現世的(フィジカル)なテクノロジーと智恵を搾(しぼ)って、辛うじて生き残ってきた戦国末期武士たちの念頭に、迷信ごとは二の次か刺身の山葵(わさび)程度のものだったでしょう。
しかしながら近世版築も、普請担当藩の施行技術を競った石垣も、当然ながら自然の力の前には決して安泰ではない。ただし最大の近世城郭江戸城が皇城(戦後は皇居と改称)であるかぎり、石垣の維持修築に当面不安はないと言うべきでしょう。
明治4年、写真家横山松三郎によって撮影された旧江戸城の写真は、修復差しおかれた城やその石垣の、荒涼として風化に傾いた様を記録しています。
もちろん石垣は、保護被覆であると同時に化粧面ですが、それはあくまで「崖」の一部。
そうして、たとえ硬質の岩盤台地といえども、自然の営力、そして時の力の前に立たされれば、その姿をいかほどに誇ることもできないのです。
ヨーロッパは西の涯、アイルランドのゴールウェー湾に浮かぶアラン諸島、別名アラン島は、イニシュモア、イニシュマーン、イニシィアの三つの島からなっていますが、すべて石灰質の岩盤が氷河に削り出され海上に残された島。
その島における人間の生活は、岩盤を砕き、海藻やわずかの粘土と混ぜ合せて「土をつくる」ことからはじまったといわれます。
イエス・キリスト山上の垂訓何をかいわんや、彼等はその家を岩の上に据えるほかに術(すべ)をもたなかったのです。
そのなかでも最大の観光場所とされるのは、イニシュモア島の「ダン・エンガス」。
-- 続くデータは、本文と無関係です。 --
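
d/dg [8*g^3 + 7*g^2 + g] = 24*g^2 + 14*g + 1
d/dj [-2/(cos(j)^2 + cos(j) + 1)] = -2*(2*cos(j) + 1)*sin(j)/(cos(j)^2 + cos(j) + 1)^2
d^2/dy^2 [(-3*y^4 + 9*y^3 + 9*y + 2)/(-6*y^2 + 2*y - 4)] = (27*y^6 - 27*y^5 + 63*y^4 - 84*y^3 + 72*y^2 + 72*y - 8)/(27*y^6 - 27*y^5 + 63*y^4 - 37*y^3 + 42*y^2 - 12*y + 8)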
海面から120メートルの高さにそそり立つ断崖絶壁。
ここには約2000年前、ケルト時代のものといわれる環状石積の城塞遺跡があって、驚くことにその半円はすでに侵食によって海中に没し去っていたのです。
自然の力に抗する人の営為が途絶えれば、岩そのものといえども永くその存在を保つことはできないのでした。